O confronto de citações aqui expostas tem menos o propósito de evidenciar a polêmica em torno da “autonomeação” dos/as escritores/as negros/as que fazem uma literatura assumidamente negra e, mais, extrair das considerações de Miriam Alves, de Zilá Bernd, dentre outros estudiosos aludidos anteriormente, contribuições plausíveis à acepção dessa literatura.

A polêmica instaurada em torno da referida produção evidencia pontos de vista divergentes quanto à denominação da Literatura: Negra, Afrodescendente, ou Afro- brasileira. No entanto, há algumas convergências no tocante à finalidade de tal arte, que é primar pela valorização, ressignificação e ruptura com estereótipos negativos em relação ao segmento negro.

O termo “Literatura negra”, para os respectivos escritores, corresponde à postura estética e política do grupo. Diante disso, entendemos que se trata de uma literatura que se aproxima da acepção de Eagleton (1983), quando ele demarca a correlação entre a teoria literária, a linguagem literária e a política. Seguindo tal viés, podemos asseverar que os mentores da “Literatura negra”, portanto, se aproximam, ideologicamente, dos predecessores da Negritude. São, então, movimentos coerentes com as propostas que defenderam e enredaram esteticamente.

Consideramos significativos, o “reconhecimento e [a] revalorização da herança cultural africana”, através da “escrita literária [...] assumida e utilizada para expressar um novo modo de se conceber o mundo” (CUTI, 2002, p. 28). Mundo esse que, apesar de espoliado e negado, ressurge gritando a negritude que não se deixou calar. Ecoou quase inaudível há séculos e, com uma voz retumbante, chegou a nós. Ultrapassou barreiras. Outras tantas há a ultrapassar e, quiçá, não se perca em meio à confusão conceitual, assim como grande parte das identidades que hoje se busca (re)afirmar e visibilizar, quando da oficialização de uma Lei(10.639/03), ainda restrita ao papel, grosso modo.

É relevante assinalar, então, que assim como na diáspora africana, os mentores da literatura negra e dos movimentos correlatos, no Brasil, em suas frentes de batalha contra o racismo, a discriminação e, por conseguinte, as representações inferiorizadas nos diversos universos artísticos, tomaram a palavra como arma de combate, visando à valorização, à ressignificação e à expressão da subjetividade negra. Eis o que pode ser

observado, por exemplo, nas pesquisas de Mendes (1993) e Martins (1995), em relação ao Teatro Experimental do Negro, e no relato de Abdias do Nascimento (2006) a Éle Semog. Interessará, especificamente, para a análise a ser feita, nesta tese, a maneira de se tecer na linguagem literária infanto-juvenil, a subjetividade impressa nas narrativas e expressa por meio dos personagens.

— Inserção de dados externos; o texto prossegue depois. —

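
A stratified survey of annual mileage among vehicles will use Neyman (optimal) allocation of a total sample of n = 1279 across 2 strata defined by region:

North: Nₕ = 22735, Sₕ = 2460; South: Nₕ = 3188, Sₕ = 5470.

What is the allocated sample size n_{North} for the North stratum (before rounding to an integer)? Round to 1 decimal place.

975.0

Neyman allocation: nₕ = n·NₕSₕ / Σⱼ NⱼSⱼ.
Σ NⱼSⱼ = 22735·2460 + 3188·5470 = 7.336646 × 10^7.
n_{North} = 1279·22735·2460 / (7.336646 × 10^7) = 975.0.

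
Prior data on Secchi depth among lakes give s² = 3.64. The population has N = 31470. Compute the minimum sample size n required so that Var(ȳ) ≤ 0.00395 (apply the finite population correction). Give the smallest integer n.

Without fpc, n₀ = s²/D = 3.64/0.00395 = 921.5190.
With fpc, (1 − n/N)·s²/n ≤ D requires n ≥ n₀/(1 + n₀/N) = 921.5190/(1 + 921.5190/31470) = 895.3023.
Rounding up, n = 896.

896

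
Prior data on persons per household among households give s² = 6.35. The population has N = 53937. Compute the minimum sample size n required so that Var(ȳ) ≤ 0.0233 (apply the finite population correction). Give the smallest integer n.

272

Without fpc, n₀ = s²/D = 6.35/0.0233 = 272.5322.
With fpc, (1 − n/N)·s²/n ≤ D requires n ≥ n₀/(1 + n₀/N) = 272.5322/(1 + 272.5322/53937) = 271.1621.
Rounding up, n = 272.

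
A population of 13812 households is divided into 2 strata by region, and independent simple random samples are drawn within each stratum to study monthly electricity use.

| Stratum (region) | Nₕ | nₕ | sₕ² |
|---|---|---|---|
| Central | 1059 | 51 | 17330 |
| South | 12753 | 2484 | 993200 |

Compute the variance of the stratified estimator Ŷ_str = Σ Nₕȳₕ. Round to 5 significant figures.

5.2726 × 10^10

Var(Ŷ_str) = Σₕ Nₕ²(1 − fₕ)sₕ²/nₕ.
Central: 1059²·(1 − 51/1059)·17330/51 = 3.6273117 × 10^8.
South: 12753²·(1 − 2484/12753)·993200/2484 = 5.2363134 × 10^10.
Sum = 5.2725865 × 10^10.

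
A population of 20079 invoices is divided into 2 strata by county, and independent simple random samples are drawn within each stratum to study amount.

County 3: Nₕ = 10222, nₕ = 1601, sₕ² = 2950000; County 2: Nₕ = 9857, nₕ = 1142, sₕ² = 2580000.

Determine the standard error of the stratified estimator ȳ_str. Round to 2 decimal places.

29.73

Var(ȳ_str) = Σₕ Wₕ²(1 − fₕ)sₕ²/nₕ with Wₕ = Nₕ/N, N = 20079.
County 3: Wₕ = 0.50908910; term = 0.50908910²·(1 − 0.15662297)·2950000/1601 = 402.75417.
County 2: Wₕ = 0.49091090; term = 0.49091090²·(1 − 0.11585675)·2580000/1142 = 481.37285.
Sum = 884.12702.
SE = √(884.12702) = 29.73.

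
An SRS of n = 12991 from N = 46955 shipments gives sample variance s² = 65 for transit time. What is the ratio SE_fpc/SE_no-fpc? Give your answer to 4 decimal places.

0.8505

f = n/N = 12991/46955 = 0.27666915.
SE_no-fpc = √(s²/n) = 0.070735168; SE_fpc = √((1−f)s²/n) = 0.060159453.
Ratio = √(1−f) = 0.85048859.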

Em se tratando da literatura que tem como tônica central as questões concernentes ao universo do segmento negro, no que se refere às tensas relações étnico- raciais, as questões existenciais, as aflições, os desejos e anseios, os exprimindo por meio da poesia e/ou da prosa, adotaremos a terminologia dos respectivos mentores: literatura negra, como a denominaram, haja vista a delineação não só de um movimento artístico como, também, a pertinência em se almejar a ressignificação e valorização de uma produção que prime pela linguagem, em seu labor artístico, e pela afirmação do termo negro, destituindo-o das conotações negativas até então predominantes no âmbito da arte literária. Afinal, “A literatura negra brasileira traz também o desafio da primeira pessoa do negro” e, obviamente, seus desejos, anseios, embates e realizações, salienta Cuti (2002, p. 28).

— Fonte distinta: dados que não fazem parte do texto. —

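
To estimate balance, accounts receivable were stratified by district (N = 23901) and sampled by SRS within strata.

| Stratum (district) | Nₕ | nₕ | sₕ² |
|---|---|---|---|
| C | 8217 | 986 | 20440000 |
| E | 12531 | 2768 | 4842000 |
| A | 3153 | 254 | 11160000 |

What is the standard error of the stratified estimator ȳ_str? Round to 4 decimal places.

Var(ȳ_str) = Σₕ Wₕ²(1 − fₕ)sₕ²/nₕ with Wₕ = Nₕ/N, N = 23901.
C: Wₕ = 0.34379315; term = 0.34379315²·(1 − 0.11999513)·20440000/986 = 2156.1724.
E: Wₕ = 0.52428769; term = 0.52428769²·(1 − 0.22089219)·4842000/2768 = 374.62398.
A: Wₕ = 0.13191917; term = 0.13191917²·(1 − 0.08055820)·11160000/254 = 703.0246.
Sum = 3233.821.
SE = √(3233.821) = 56.8667.

56.8667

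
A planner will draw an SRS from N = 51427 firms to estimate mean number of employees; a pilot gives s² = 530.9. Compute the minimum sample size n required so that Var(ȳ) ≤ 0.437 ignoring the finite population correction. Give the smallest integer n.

Without fpc, n₀ = s²/D = 530.9/0.437 = 1214.8741.
Rounding up, n = 1215.

1215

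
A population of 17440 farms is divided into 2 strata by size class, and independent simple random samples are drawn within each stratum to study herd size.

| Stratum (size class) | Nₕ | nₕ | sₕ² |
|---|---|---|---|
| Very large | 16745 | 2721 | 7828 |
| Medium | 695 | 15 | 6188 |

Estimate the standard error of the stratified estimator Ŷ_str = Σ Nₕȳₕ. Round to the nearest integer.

29505

Var(Ŷ_str) = Σₕ Nₕ²(1 − fₕ)sₕ²/nₕ.
Very large: 16745²·(1 − 2721/16745)·7828/2721 = 6.7558396 × 10^8.
Medium: 695²·(1 − 15/695)·6188/15 = 1.9496325 × 10^8.
Sum = 8.7054721 × 10^8.
SE = √(8.7054721 × 10^8) = 29505.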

Uma vez discorrendo sobre os movimentos, no âmbito literário, que visaram à afirmação identitária negra cabe-nos, a partir de agora, nos determos sobre a trajetória de nossa literatura infanto-juvenil, de modo a identificar os traços constitutivos dos personagens negros, considerando os escassos estudos na área. Tais traços são de suma importância para, mais adiante, observarmos as rupturas e ressignificações que, a nosso ver, vêm surgindo, a despeito das recorrentes inferiorizações.